Para designar a dirigentes y lí­neas a seguir



Ratificar las grandes lí­neas polí­ticas a seguir en los próximos cinco años y designar a los dirigentes que las aplicarán es la misión del congreso quinquenal del Partido Comunista Chino (PCC), la mayor formación polí­tica del mundo, que reina en China desde 1949.

El primer congreso se celebró en julio de 1921 al cual asistieron sólo 13 personas, reunidas en un aula de una escuela femenina cerrada por vacaciones. El partido sólo tení­a entonces medio centenar de miembros y hoy cuenta con más de 70 millones, aproximadamente 5% de la población china.

El congreso que empezó este lunes es el 17º que celebrará el partido. Se llevará a cabo durante una semana en el imponente Palacio del Pueblo, que bordea la plaza de Tiananmen, en el corazón de Pekí­n, uno de los sí­mbolos del poder comunista que domina al paí­s más poblado del planeta desde hace 58 años.

Están convocados 2.217 delegados, 80% de ellos hombres, designados en los últimos meses por las asambleas del partido.
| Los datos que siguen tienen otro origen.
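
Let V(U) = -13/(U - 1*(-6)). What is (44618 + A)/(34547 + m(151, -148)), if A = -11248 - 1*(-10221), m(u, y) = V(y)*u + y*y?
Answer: 6189922/8018005 ≈ 0.77200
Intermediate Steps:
V(U) = -13/(6 + U) (V(U) = -13/(U + 6) = -13/(6 + U))
m(u, y) = y**2 - 13*u/(6 + y) (m(u, y) = (-13/(6 + y))*u + y*y = -13*u/(6 + y) + y**2 = y**2 - 13*u/(6 + y))
A = -1027 (A = -11248 + 10221 = -1027)
(44618 + A)/(34547 + m(151, -148)) = (44618 - 1027)/(34547 + (-13*151 + (-148)**2*(6 - 148))/(6 - 148)) = 43591/(34547 + (-1963 + 21904*(-142))/(-142)) = 43591/(34547 - (-1963 - 3110368)/142) = 43591/(34547 - 1/142*(-3112331)) = 43591/(34547 + 3112331/142) = 43591/(8018005/142) = 43591*(142/8018005) = 6189922/8018005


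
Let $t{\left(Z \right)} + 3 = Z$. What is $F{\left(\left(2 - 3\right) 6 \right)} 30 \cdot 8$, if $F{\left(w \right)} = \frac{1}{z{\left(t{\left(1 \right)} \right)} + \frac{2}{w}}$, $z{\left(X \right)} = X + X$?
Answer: $- \frac{720}{13} \approx -55.385$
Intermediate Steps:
$t{\left(Z \right)} = -3 + Z$
$z{\left(X \right)} = 2 X$
$F{\left(w \right)} = \frac{1}{-4 + \frac{2}{w}}$ ($F{\left(w \right)} = \frac{1}{2 \left(-3 + 1\right) + \frac{2}{w}} = \frac{1}{2 \left(-2\right) + \frac{2}{w}} = \frac{1}{-4 + \frac{2}{w}}$)
$F{\left(\left(2 - 3\right) 6 \right)} 30 \cdot 8 = \frac{\left(2 - 3\right) 6}{2 \left(1 - 2 \left(2 - 3\right) 6\right)} 30 \cdot 8 = \frac{\left(-1\right) 6}{2 \left(1 - 2 \left(\left(-1\right) 6\right)\right)} 30 \cdot 8 = \frac{1}{2} \left(-6\right) \frac{1}{1 - -12} \cdot 30 \cdot 8 = \frac{1}{2} \left(-6\right) \frac{1}{1 + 12} \cdot 30 \cdot 8 = \frac{1}{2} \left(-6\right) \frac{1}{13} \cdot 30 \cdot 8 = \left(- \frac{3}{13}\right) 30 \cdot 8 = \left(- \frac{90}{13}\right) 8 = - \frac{720}{13}$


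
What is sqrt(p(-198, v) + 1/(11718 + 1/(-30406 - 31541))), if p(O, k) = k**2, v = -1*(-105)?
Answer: 6*sqrt(161370314296903090515)/725894945 ≈ 105.00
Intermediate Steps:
v = 105
sqrt(p(-198, v) + 1/(11718 + 1/(-30406 - 31541))) = sqrt(105**2 + 1/(11718 + 1/(-30406 - 31541))) = sqrt(11025 + 1/(11718 + 1/(-61947))) = sqrt(11025 + 1/(11718 - 1/61947)) = sqrt(11025 + 1/(725894945/61947)) = sqrt(11025 + 61947/725894945) = sqrt(8002991830572/725894945) = 6*sqrt(161370314296903090515)/725894945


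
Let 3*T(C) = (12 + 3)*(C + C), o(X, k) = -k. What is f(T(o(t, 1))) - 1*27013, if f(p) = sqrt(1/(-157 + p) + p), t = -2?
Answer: -27013 + I*sqrt(279057)/167 ≈ -27013.0 + 3.1632*I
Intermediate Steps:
T(C) = 10*C (T(C) = ((12 + 3)*(C + C))/3 = (15*(2*C))/3 = (30*C)/3 = 10*C)
f(p) = sqrt(p + 1/(-157 + p))
f(T(o(t, 1))) - 1*27013 = sqrt((1 + (10*(-1*1))*(-157 + 10*(-1*1)))/(-157 + 10*(-1*1))) - 1*27013 = sqrt((1 + (10*(-1))*(-157 + 10*(-1)))/(-157 + 10*(-1))) - 27013 = sqrt((1 - 10*(-157 - 10))/(-157 - 10)) - 27013 = sqrt((1 - 10*(-167))/(-167)) - 27013 = sqrt(-(1 + 1670)/167) - 27013 = sqrt(-1/167*1671) - 27013 = sqrt(-1671/167) - 27013 = I*sqrt(279057)/167 - 27013 = -27013 + I*sqrt(279057)/167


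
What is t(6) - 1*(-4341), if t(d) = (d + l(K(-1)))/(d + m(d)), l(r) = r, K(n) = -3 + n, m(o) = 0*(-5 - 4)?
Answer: 13024/3 ≈ 4341.3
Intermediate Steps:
m(o) = 0 (m(o) = 0*(-9) = 0)
t(d) = (-4 + d)/d (t(d) = (d + (-3 - 1))/(d + 0) = (d - 4)/d = (-4 + d)/d)
t(6) - 1*(-4341) = (-4 + 6)/6 - 1*(-4341) = (⅙)*2 + 4341 = ⅓ + 4341 = 13024/3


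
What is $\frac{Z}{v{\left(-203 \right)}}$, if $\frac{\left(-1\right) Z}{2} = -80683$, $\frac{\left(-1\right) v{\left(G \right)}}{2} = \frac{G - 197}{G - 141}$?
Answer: $- \frac{3469369}{50} \approx -69387.0$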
Ahora debatirán a puerta cerrada.

En teorí­a, serán los encargados de designar al Comité Central (198 miembros de pleno derecho y 158 suplentes sin derecho a voto en el 16º congreso) y de consagrar al núcleo dirigente: el secretario general (Hu Jintao desde 2002), los miembros del Buró Polí­tico y los del comité permanente del Buró Polí­tico (nueve desde 2002).

También elegirán a la Comisión Militar central, que controla al ejército.

En la práctica, las decisiones más importantes son tomadas por el reducido grupo de altos dirigentes.

Oficialmente, desde 2002 los delegados ya no sólo representan al partido y a los afiliados que los han designado, sino también a los diferentes grupos sociales de la China de las reformas, especialmente a los empresarios.

El congreso del PCC se celebra cada cinco años desde 1977. Entre 1956 y 1969 no se llevó a cabo. Fue el periodo comprendido entre el fracaso del Gran Salto Adelante (el programa de reformas lanzado por Mao para favorecer la industrialización) y el inicio de la Revolución Cultural.

En 1956, unos 50 representantes extranjeros fueron invitados a asistir al congreso. A partir de ese momento, ningún otro extranjero ha asistido jamás a otro congreso del PCC.